A new type of atlas, titled Food: An Atlas, is currently being assembled. Darin Jensen, a UC Berkeley geography lecturer and board member of City Slicker Farms, proposed the idea of a food atlas. In June, he sent out a call for food-related maps to various university cartography labs, as well as food policy networks and professionals. Of the ninety submissions he received, approximately seventy will be included in the atlas. Jensen describes the atlas as “a project of guerilla cartography and publishing,” referring to the one hundred volunteers from across the globe who are working on the atlas, including cartographers, researchers, editors, designers, artists, and professors.[i]
The finished atlas will provide a visual representation of food in a variety of contexts.

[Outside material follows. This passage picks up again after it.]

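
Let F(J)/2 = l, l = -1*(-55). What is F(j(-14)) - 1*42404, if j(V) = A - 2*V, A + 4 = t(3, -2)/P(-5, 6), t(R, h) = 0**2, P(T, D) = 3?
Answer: -42294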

The maps will be organized in various chapters focusing on food production, food distribution, food security and cuisine. There will also be a chapter of conceptual maps, as well as a kids’ chapter, developed by the UK’s Geography Collective.[ii]
While many of the maps are of a national or international scale, several of the maps are local to the Bay Area. There is a map of taco truck locations in East Oakland, as well as one that provides a “snapshot of urban agriculture projects in San Francisco.”[iii] Other map topics include: global cropland distribution, community supported fisheries in Massachusetts, the rise of food banks in the UK, the redistribution of food surpluses in Italy, and the locations of U.S. farmers markets that accept food stamps.2
The collection of diverse maps will serve as a tool to better understand current food systems. The creators of the project explain, “By exploring and mapping the world of food we are able to gain a better understanding of the role food plays in our lives and our communities.”2
The creative food atlas is expected to be published November 15th and available for purchase in early December. The project collaborators organized a Kickstarter campaign to raise the $20,000 needed to publish the first 1,000 copies of the book. The campaign lasted from October 2nd to the 23rd, and in the end, $29,569 was donated.[iv] The extra money raised will go towards printing more copies of the atlas. It is estimated that the price of each atlas will be about $25 and the proceeds from all sales will be donated to a “food-related organization that is working for food justice.”2
By Alexa Zimbalist, OFPC Intern
[i] Twilley, Nicola. “The Beershed of America and Other Fascinating Food Visualizations.” The Atlantic. The Atlantic, 17 Oct. 2012. Web.
[ii] “Food: An Atlas.” Kickstarter. Darin Jensen, Molly Roy, Guerrilla Cartographers, 23 Oct. 2012. Web. <http://www.kickstarter.com/projects/1276177353/food-an-atlas-0>.
[iii] Roth, Anna. “Food: An Atlas: Project Visualizes the Geography of Sustenance.” SF Weekly. 17 Oct. 2012. Web.
[iv] Handler, Mitchell. “UC Berkeley Lecturer Maps Food Production, Distribution.” The Daily Californian. 25 Oct. 2012. Web.